The road ahead

After living through a campaign season that featured anger and distrust as the primary themes, we may well see hope and uncertainty as the new themes in 2017. The reality is that the economic outlook over the next 12 months is far less certain than in previous 12-months due to the results of the U.S. election and uncertainty about how critical upcoming elections in Europe, especially Germany and France, will shape global policy and global economies.


From a national perspective, the Republican sweep and President Trump’s platform suggest prospects for tax cuts and tax reform; increased infrastructure, energy and defense spending; a reduction in the regulations affecting a number of industries; a more restrictive and potentially hostile trade policy; and sooner and faster increases in interest rates if policy changes result in either faster economic growth or faster inflationary growth. If government remains gridlocked, however, it is unlikely that the economy will break out of the 1.5-2.5 percent growth pattern that has held since the recovery began.

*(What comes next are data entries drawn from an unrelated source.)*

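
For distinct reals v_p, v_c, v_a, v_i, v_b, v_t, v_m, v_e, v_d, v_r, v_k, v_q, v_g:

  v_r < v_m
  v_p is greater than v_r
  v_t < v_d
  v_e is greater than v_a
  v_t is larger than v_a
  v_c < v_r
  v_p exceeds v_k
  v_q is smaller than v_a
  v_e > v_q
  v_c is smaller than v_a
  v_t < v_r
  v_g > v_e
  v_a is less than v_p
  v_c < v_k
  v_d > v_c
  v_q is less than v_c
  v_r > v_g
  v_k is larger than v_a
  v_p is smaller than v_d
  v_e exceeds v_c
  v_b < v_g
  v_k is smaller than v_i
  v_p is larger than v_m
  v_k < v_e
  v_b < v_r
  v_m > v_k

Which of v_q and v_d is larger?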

From a construction industry perspective, the past few years have been close to being classified as boom times. Will this growth continue in 2017? If we were just looking at the industry and ignoring the politics, then I’d be confident in saying absolutely. This is because there are several positive demographic factors supporting multifamily.

Delayed launch Millennials continue to marry and start families later in life. As well, this age group prioritizes living close to where they work. This points to millennials remaining a strong source of multifamily demand for the short- to mid-term.

Gray divorce The “gray divorce” phenomenon is also a persistent trend. Statistics show that 25 percent of divorces occur with couples over the age of 50 who have been married for more than 20 years. A recent Bloomberg study also showed that couples involved in a grey divorce suffer financially. This increases demand for multifamily residences as the married household splits into two households, reducing the need for single-family residences.

Live long and prosper Our population is living longer. This is a trend that has been labeled the “silver tsunami.” As more people live longer, they tend to downsize and no longer need the large single-family home. As this segment of the population expands, it should increase the demand for multifamily living residences.

The political environment—both nationally and globally—complicates the impact of these demographic trends. The decisions made by our new president and Congress will have considerable influence on the construction and multifamily industries. In order for the positive demographic trends described above to play out, we need economic growth to continue to expand. There are clearly components of President Trump’s platform that hold the potential to provide a boost to economic growth and the construction industry:

Tax reform and repatriation of cash from overseas Businesses have lacked the confidence or willingness to make long-term capital investments due to the uncertain regulatory and tax environment and the increased use of executive orders. If businesses feel more certain about the economic environment, this could stimulate spending on structures as well as plants and equipment.

Tax cuts, coupled with stronger economic growth Improved finances for individuals would support residential construction, as more people are able to afford to buy homes.

Infrastructure spending A one-time program—similar to the “shovel ready” program implemented during the recession—would provide a short-term economic benefit, as the activity boost would last only as long as the money is available. A sustained infrastructure “reinvestment” policy, in contrast, would have a smaller short-term economic benefit but provide a more consistent and sustainable benefit over the long term.

Energy and energy pipeline spending The type of benefit that may accrue would depend on the types of programs or policies adopted.

If these elements of Trump’s platform come to pass, it holds the potential for great market conditions. However, the multifamily construction industry also faces several significant headwinds:

Lack of qualified help The greatest concern expressed by players in the construction industry is the fact that the construction industry has job openings but companies cannot find qualified workers. If construction firms cannot hire enough qualified help for existing projects, where will they find the help for new infrastructure projects?

Pressure on profit margins Many construction firms are currently facing reduced profit margins as they raise wages to try to attract talent. If raw material prices begin to rise due to President Trump’s trade policies, this could put these firms on (or over) the edge, unless the economy is strong enough to allow them to raise the prices on their residential and commercial projects.

Higher interest rates A faster pace of interest rate increases could turn potential projects from profitable to unprofitable. Higher interest rates would also negatively impact the residential housing market, as families and individuals find it more difficult to afford the monthly payments.

Regardless of the political environment, there is one fundamental economic reality that we should not forget. Historically, the average business cycle has lasted 84 months. The current business cycle is into its 89th month. Even with the potential boost from a changed political environment, the reality is that we are closer to the end of this business cycle than the beginning.

Sound risk management practices call for advance preparation; it is best to plan for the next downturn when times are good. As the old Aesop’s fable counseled, it is better to be the “ant” and have a plan ready when hard times arise than the “grasshopper” and simply hope that the good times continue. On that note, my best advice:

Stay focused on your business and what makes you successful, and avoid the noise and distraction of the 24/7 news and information stream.